Requirements Overview

This topic highlights the principal requirements to be aware of when planning and provisioning for an environment that includes all of Graph Studio platform components.

Cambridge Semantics recommends that you create separate development, staging, potentially user acceptance testing, and production environments. Separating environments is essential for promoting organized development, safeguarding data, and minimizing disruptions in data processing solutions.

The diagram below shows a high-level overview of the platform requirements. The table below the image describes the elements that are pictured and includes references to the detailed requirements for each component.

Component Details
Anzo Network For security, deploy the platform component instances in the same network and set up firewall rules to allow connections only to trusted data sources and services. For details about the ports that need to be opened for inbound and outbound connections over the network, see Firewall Requirements in Graph Studio Server Requirements.
User Account For integration between components and appropriate ownership of installation directories and shared files, it is important to use the same service user account when installing and running all of the platform software. For security, the account should not have root privileges. For specifics about the account requirements, see Platform Service User Account Requirements.
Graph Lakehouse Graph Lakehouse is a massively parallel processing (MPP) graph OLAP engine. To provide the highest performance possible, Graph Lakehouse stores all data and performs all analytic operations entirely in memory, making RAM the most important resource to consider when provisioning the host server or servers. Graph Lakehouse can be installed on a single server or on multiple servers in a cluster. In a cluster, you designate one server as the leader server and that is the server that connects to Graph Studio and to Elasticsearch if it is included in your platform. When loading data from databases and HTTP endpoints, the Graph Lakehouse servers also need to be able to connect directly to those sources.
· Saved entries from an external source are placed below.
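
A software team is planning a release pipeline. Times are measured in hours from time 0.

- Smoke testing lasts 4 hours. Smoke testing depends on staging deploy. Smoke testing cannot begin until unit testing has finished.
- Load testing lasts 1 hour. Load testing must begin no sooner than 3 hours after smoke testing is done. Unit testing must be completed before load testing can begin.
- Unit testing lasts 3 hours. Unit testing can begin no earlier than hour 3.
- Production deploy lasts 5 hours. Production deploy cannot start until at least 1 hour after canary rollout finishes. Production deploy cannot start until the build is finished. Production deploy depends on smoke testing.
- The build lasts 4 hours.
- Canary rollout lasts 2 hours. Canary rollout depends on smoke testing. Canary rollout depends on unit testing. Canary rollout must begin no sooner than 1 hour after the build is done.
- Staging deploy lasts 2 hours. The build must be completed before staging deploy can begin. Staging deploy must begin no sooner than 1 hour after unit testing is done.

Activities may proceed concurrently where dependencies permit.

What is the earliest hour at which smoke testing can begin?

9

After its own release at hour 3, unit testing can start at hour 3 and finishes at hour 6.
Nothing blocks the build, so it runs from hour 0 to hour 4.
Staging deploy needs all of the build (finishes hour 4); unit testing (finishes hour 6, plus 1-hour gap → hour 7). That puts its earliest start at hour 7; it finishes at 7 + 2 = hour 9.
Smoke testing waits on staging deploy (finishes hour 9); unit testing (finishes hour 6). The latest of these is hour 9, which is the earliest smoke testing can start.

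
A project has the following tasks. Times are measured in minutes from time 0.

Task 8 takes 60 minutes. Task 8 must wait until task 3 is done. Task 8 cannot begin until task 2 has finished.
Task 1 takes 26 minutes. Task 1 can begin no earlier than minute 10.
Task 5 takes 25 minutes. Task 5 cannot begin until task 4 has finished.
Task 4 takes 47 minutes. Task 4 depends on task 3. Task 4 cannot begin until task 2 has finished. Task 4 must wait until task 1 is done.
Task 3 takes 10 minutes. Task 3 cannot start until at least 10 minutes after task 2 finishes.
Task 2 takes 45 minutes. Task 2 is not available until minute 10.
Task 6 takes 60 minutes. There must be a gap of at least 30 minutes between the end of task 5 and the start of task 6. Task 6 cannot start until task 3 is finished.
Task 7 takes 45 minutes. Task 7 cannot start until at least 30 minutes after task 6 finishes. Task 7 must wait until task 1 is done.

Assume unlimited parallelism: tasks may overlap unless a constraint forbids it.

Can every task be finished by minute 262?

After its own release at minute 10, task 2 can start at minute 10 and finishes at minute 55.
Task 3 cannot begin until task 2 (finishes minute 55, plus 10-minute gap → minute 65). It runs from minute 65 to 65 + 10 = minute 75.
Task 8 cannot start until task 3 (finishes minute 75); task 2 (finishes minute 55). The controlling bound is minute 75, so task 8 finishes at 75 + 60 = minute 135.
After its own release at minute 10, task 1 can start at minute 10 and finishes at minute 36.
Task 4 needs all of task 3 (finishes minute 75); task 2 (finishes minute 55); task 1 (finishes minute 36). That puts its earliest start at minute 75; it finishes at 75 + 47 = minute 122.
Task 5 waits on task 4 (finishes minute 122), so it starts at minute 122 and finishes at 122 + 25 = minute 147.
Task 6 has to wait for task 5 (finishes minute 147, plus 30-minute gap → minute 177); task 3 (finishes minute 75). The latest of these is minute 177, so task 6 runs minute 177 to 177 + 60 = minute 237.
Task 7 cannot start until task 6 (finishes minute 237, plus 30-minute gap → minute 267); task 1 (finishes minute 36). The controlling bound is minute 267, so task 7 finishes at 267 + 45 = minute 312.
The earliest everything can be done is minute 312, which is after the deadline of 262, so it is not possible.

No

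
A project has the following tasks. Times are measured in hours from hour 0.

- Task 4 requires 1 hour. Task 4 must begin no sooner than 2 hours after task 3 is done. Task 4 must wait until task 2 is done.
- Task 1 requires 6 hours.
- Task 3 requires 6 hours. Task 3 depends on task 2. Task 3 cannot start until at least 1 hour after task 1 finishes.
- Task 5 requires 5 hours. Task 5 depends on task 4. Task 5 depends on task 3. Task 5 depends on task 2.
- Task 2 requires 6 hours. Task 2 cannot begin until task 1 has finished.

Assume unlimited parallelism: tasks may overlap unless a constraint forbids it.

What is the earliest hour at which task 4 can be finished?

Nothing blocks task 1, so it runs from hour 0 to hour 6.
After task 1 (finishes hour 6), task 2 can start at hour 6 and finishes at hour 12.
For task 3: task 2 (finishes hour 12); task 1 (finishes hour 6, plus 1-hour gap → hour 7). Taking the maximum gives a start of hour 12, and it finishes at 12 + 6 = hour 18.
Task 4 has to wait for task 3 (finishes hour 18, plus 2-hour gap → hour 20); task 2 (finishes hour 12). The latest of these is hour 20, so task 4 runs hour 20 to 20 + 1 = hour 21.

21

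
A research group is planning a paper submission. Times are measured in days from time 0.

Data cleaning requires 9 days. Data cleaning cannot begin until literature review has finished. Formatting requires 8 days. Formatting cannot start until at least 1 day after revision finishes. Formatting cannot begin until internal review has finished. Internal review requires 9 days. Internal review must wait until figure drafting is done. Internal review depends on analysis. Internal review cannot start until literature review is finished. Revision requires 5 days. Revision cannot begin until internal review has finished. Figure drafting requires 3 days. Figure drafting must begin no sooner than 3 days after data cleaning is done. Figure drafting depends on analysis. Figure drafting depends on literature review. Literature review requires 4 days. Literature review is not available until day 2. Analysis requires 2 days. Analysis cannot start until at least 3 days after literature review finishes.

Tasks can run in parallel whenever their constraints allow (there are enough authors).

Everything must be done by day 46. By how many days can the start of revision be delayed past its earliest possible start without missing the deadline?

After its own release at day 2, literature review can start at day 2 and finishes at day 6.
Analysis cannot begin until literature review (finishes day 6, plus 3-day gap → day 9). It runs from day 9 to 9 + 2 = day 11.
Data cleaning waits on literature review (finishes day 6), so it starts at day 6 and finishes at 6 + 9 = day 15.
Figure drafting needs all of data cleaning (finishes day 15, plus 3-day gap → day 18); analysis (finishes day 11); literature review (finishes day 6). That puts its earliest start at day 18; it finishes at 18 + 3 = day 21.
Internal review has to wait for figure drafting (finishes day 21); analysis (finishes day 11); literature review (finishes day 6). The latest of these is day 21, so internal review runs day 21 to 21 + 9 = day 30.
Revision waits on internal review (finishes day 30), so it starts at day 30 and finishes at 30 + 5 = day 35.

Working backward from the deadline:
Formatting has no dependents, so it just needs to finish by day 46. Starting by 46 − 8 = day 38 achieves that.
Since formatting (must start by day 38, minus 1-day gap → day 37) depends on it, revision must finish by day 37. Backing off its 5-day duration gives a latest start of day 32.
So revision can start as early as day 30 and as late as day 32, giving 32 − 30 = 2 days of slack.

2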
The connection to Graph Studio is made on ports 5700 and 5600. 5700 is the gRPC port for all user-initiated SPARQL requests, and 5600 is the system management port for system-level requests like stopping or starting Graph Lakehouse from Graph Studio. For additional details on Graph Lakehouse requirements, see Graph Lakehouse Requirements.

Elasticsearch Elasticsearch is a required component when using the Distributed Unstructured (DU) component. DU uses the Elasticsearch engine to build an index for each unstructured pipeline and for running text searches on the knowledge graph after it is created. Elasticsearch is optional for use without DU. It can also be used with structured sources to generate an index for data layers in graphmarts (see Creating an Elasticsearch Index from a Graphmart for more information). Elasticsearch connects to Graph Studio, the DU worker nodes, and the Graph Lakehouse leader node on ports 9200-9300. For more details on the Elasticsearch requirements, see Elasticsearch Requirements.
Distributed Unstructured The Distributed Unstructured (DU) component is required to be deployed in order to process and transform unstructured data. The DU cluster consists of one leader instance and one or more worker instances. The leader instance is a lightweight program that is typically installed on the Graph Studio host server. The worker instances require significantly more resources, CPU in particular, to process unstructured documents in parallel. Therefore, they are typically installed on dedicated servers. The worker instances communicate with the leader instance on port 2551 by default. For more details on the DU requirements, see Distributed Unstructured Requirements.
NFS Though Graph Studio can connect to and read files from various types of long-term storage systems, it is critical to deploy a file system that consistently offers good read and write support and can be shared by all of the components in the platform. Cambridge Semantics strongly recommends that you deploy an NFS and mount it in the same location on all component host servers. For details on the requirements, see Platform Shared File Storage Requirements.
Anzo Server The Graph Studio Server is the administrative layer that organizes and provides access control over all of the platform assets. It connects data sources and components and provides the Graph Studio application, Administration, and Hi-Res Analytics user interfaces as well as APIs and endpoints for accessing data from third-party applications. For more details about the requirements, see Graph Studio Server Requirements.